Lucius Bushnaq comments on From SLT to AIT: NN generalisation out-of-distribution

Lucius Bushnaq 7 Sep 2025 17:22 UTC
4 points
0
The same could be said of transformers run in chain of thought mode. But I tried deriving conjecture 2 for those, and didn’t quite succeed.
The trouble is that you need to store the programs $p$ in the RNN/transformer weights, and do it in a way that doesn’t ‘waste’ degrees of freedom. Suppose for example that we try to store the code for the programs in the MLPs, using one ReLU neuron to encode each bit via query/key lookups. Then, if we have more neurons than we need because the program $p$ is short, we have a lot of freedom in choosing the weights and biases of those unnecessary neurons. For example, we could set their biases to some very negative value to ensure the neurons never fire, and then set their input and output weights to pretty much any values. So long as the weights stay small enough to not overwhelm the bias, the computation of the network won’t be affected by this, since the ReLUs never fire.

The problem is that this isn’t enough freedom. To get $C (μ^{*}, M_{2})$ in the formula without a prefactor $> 1.0$ , we’d need the biases and weights for those neurons to be completely free, able to take any value in $W$ .

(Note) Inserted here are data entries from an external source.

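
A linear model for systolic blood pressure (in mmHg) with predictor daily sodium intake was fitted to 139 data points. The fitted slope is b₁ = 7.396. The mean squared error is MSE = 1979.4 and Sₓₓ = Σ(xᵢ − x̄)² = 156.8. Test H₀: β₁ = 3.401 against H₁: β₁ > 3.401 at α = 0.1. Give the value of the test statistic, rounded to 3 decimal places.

t = 1.124

SE(b₁) = √(MSE/Sₓₓ) = √(1979.4/156.8) = 3.55299.
t = (7.396 − 3.401) / 3.55299 = 1.124.
df = n − 2 = 137.
One-sided p ≈ 0.1314, which is ≥ 0.1, so fail to reject H₀.
The data do not give significant evidence that the true slope on daily sodium intake exceeds 3.401 mmHg per unit.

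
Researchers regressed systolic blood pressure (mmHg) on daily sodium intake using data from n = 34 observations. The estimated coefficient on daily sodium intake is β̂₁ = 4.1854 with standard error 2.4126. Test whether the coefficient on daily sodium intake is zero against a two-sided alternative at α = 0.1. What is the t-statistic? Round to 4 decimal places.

H₀: β₁ = 0 vs H₁: β₁ ≠ 0.
t = (β̂₁ − β₁⁰)/SE = 4.1854 / 2.4126 = 1.7348.
df = n − 2 = 34 − 2 = 32.
Two-sided p ≈ 0.0924, which is < 0.1, so reject H₀.
There is evidence that daily sodium intake is associated with systolic blood pressure.

t = 1.7348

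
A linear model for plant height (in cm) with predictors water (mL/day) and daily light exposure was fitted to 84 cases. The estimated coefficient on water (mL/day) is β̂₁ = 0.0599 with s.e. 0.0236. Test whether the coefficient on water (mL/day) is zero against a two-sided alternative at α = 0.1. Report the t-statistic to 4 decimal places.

t = 2.5381

H₀: β₁ = 0 vs H₁: β₁ ≠ 0.
t = (β̂₁ − β₁⁰)/SE = 0.0599 / 0.0236 = 2.5381.
df = n − k − 1 = 84 − 2 − 1 = 81.
Two-sided p ≈ 0.0131, which is < 0.1, so reject H₀.
There is evidence that water (mL/day) is associated with plant height, holding the other predictors fixed.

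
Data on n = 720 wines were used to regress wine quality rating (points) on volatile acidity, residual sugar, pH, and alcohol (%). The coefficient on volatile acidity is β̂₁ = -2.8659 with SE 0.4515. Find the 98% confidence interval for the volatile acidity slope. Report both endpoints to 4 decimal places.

df = n − k − 1 = 720 − 4 − 1 = 715.
t* = t_{0.01, 715} = 2.331575.
Margin = t* × SE = 2.331575 × 0.4515 = 1.052706.
CI: -2.8659 ± 1.052706 → (-3.9186, -1.8132).
With 98% confidence, each one-unit increase in volatile acidity is associated with a change of between -3.9186 and -1.8132 points in wine quality rating, holding the other predictors fixed.

(-3.9186, -1.8132)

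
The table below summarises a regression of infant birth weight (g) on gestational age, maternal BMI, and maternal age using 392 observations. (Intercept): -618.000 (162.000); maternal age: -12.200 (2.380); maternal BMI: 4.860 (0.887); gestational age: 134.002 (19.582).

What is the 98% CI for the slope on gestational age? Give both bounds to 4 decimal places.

Read off: b = 134.002, SE = 19.582 for gestational age.
df = n − k − 1 = 392 − 3 − 1 = 388.
t* = t_{0.01, 388} = 2.335997.
Margin = t* × SE = 2.335997 × 19.582 = 45.743493.
CI: 134.002 ± 45.743493 → (88.2585, 179.7455).

(88.2585, 179.7455)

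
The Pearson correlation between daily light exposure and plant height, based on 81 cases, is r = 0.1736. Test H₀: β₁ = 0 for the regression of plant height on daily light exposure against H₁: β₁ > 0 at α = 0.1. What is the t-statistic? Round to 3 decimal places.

t = r·√(n − 2)/√(1 − r²) = 0.1736·√79/√0.969863 = 1.567.
df = n − 2 = 79.
One-sided p ≈ 0.0606, which is < 0.1, so reject H₀.
There is evidence of a linear association between daily light exposure and plant height.

t = 1.567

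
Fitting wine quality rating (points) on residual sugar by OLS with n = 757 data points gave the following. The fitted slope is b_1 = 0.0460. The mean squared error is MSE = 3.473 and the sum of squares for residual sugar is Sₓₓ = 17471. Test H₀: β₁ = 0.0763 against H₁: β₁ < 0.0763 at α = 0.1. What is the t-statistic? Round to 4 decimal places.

t = -2.1491

SE(b_1) = √(MSE/Sₓₓ) = √(3.473/17471) = 0.0140992.
t = (0.0460 − 0.0763) / 0.0140992 = -2.1491.
df = n − 2 = 755.
One-sided p ≈ 0.0160, which is < 0.1, so reject H₀.
There is evidence that the true slope on residual sugar is below 0.0763 points per unit.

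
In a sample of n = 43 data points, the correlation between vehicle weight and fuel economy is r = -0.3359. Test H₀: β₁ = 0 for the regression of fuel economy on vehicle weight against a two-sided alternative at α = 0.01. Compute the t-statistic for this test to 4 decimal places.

t = r·√(n − 2)/√(1 − r²) = -0.3359·√41/√0.887171 = -2.2835.
df = n − 2 = 41.
Two-sided p ≈ 0.0277, which is ≥ 0.01, so fail to reject H₀.
The data do not give significant evidence of a linear association between vehicle weight and fuel economy.

t = -2.2835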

EDIT: Wrote the comment before your edit. No, I haven’t tried it for RNNs.
- testingthewaters 7 Sep 2025 17:36 UTC
  4 points
  2
  Parent
  Just to clarify, if there was some way to “fill up” the weights of the RNN/Transformer such that no weights are “free”, that would satisfy the conditions that you’ve set up? As in, if the encoding of $p$ takes up every parameter, that would qualify as a valid solution for the purposes of $C (μ^{*}, M_{2})$ ? (Forgive me, I’m still very new to AIT and the associated work, and my knowledge is still very poor)
  - Lucius Bushnaq 7 Sep 2025 17:54 UTC
    4 points
    0
    Parent
    If every bit of every weight were somehow used to store one bit of $p$ , excepting those weights used to simulate the UTM, that should suffice to derive the conjecture, yes.^[1]
    
    I think that’s maybe even harder than what I tried to do though. It’s theoretically fine if our scheme is kind of inefficient in terms of how much code it can store in a given number of parameters, so long as the leftover parameter description bits are free to vary.
    ^
    There’d be some extra trickiness in that under these definitions, the parameters are technically real numbers and thus have infinity bits of storage capacity, though in real life they’re of course actually finite precision floating point numbers.
    - testingthewaters 7 Sep 2025 18:11 UTC
      2 points
      0
      Parent
      
      the parameters are technically real numbers and thus have infinity bits of storage capacity
      
      Yeah, a lot of the stuff about ARNNs having superturing computing capacity rely on the Analog part of the (A)RNN and the weights being therefore real valued. RNNs with rational weights are strictly turing complete I think. (cf. this article)
      
      If every bit of every weight were somehow used to store one bit of p, excepting those weights used to simulate the UTM, that should suffice to derive the conjecture, yes
      
      It’s theoretically fine if our scheme is kind of inefficient in terms of how much code it can store in a given number of parameters
      
      Assuming that the bits to parameters encoding can be relaxed, there’s some literature about redundant computations in neural networks. If the feature vectors in a weight matrix aren’t linearly independent, for example, the same computation can be “spread” over many linearly dependent features, with the result that there are no free parameters but the total amount of computational work is the same.
      
      Otherwise, I don’t think it’ll be easy find a way for the remaining parameters to be fully free to vary, since it is a densely connected network. It might be interesting for you to look into the lottery ticket hypothesis literature, though even there I don’t think the remaining non-ticket weights can be set to any value.
      - Lucius Bushnaq 7 Sep 2025 18:36 UTC
        6 points
        0
        Parent
        Assuming that the bits to parameters encoding can be relaxed, there’s some literature about redundant computations in neural networks. If the feature vectors in a weight matrix aren’t linearly independent, for example, the same computation can be “spread” over many linearly dependent features, with the result that there are no free parameters but the total amount of computational work is the same.
        There’s a few other cases like this where we know how various specific forms of simplicity in the computation map onto freedom in the parameters. But those are not enough in this case. We need more freedom than that.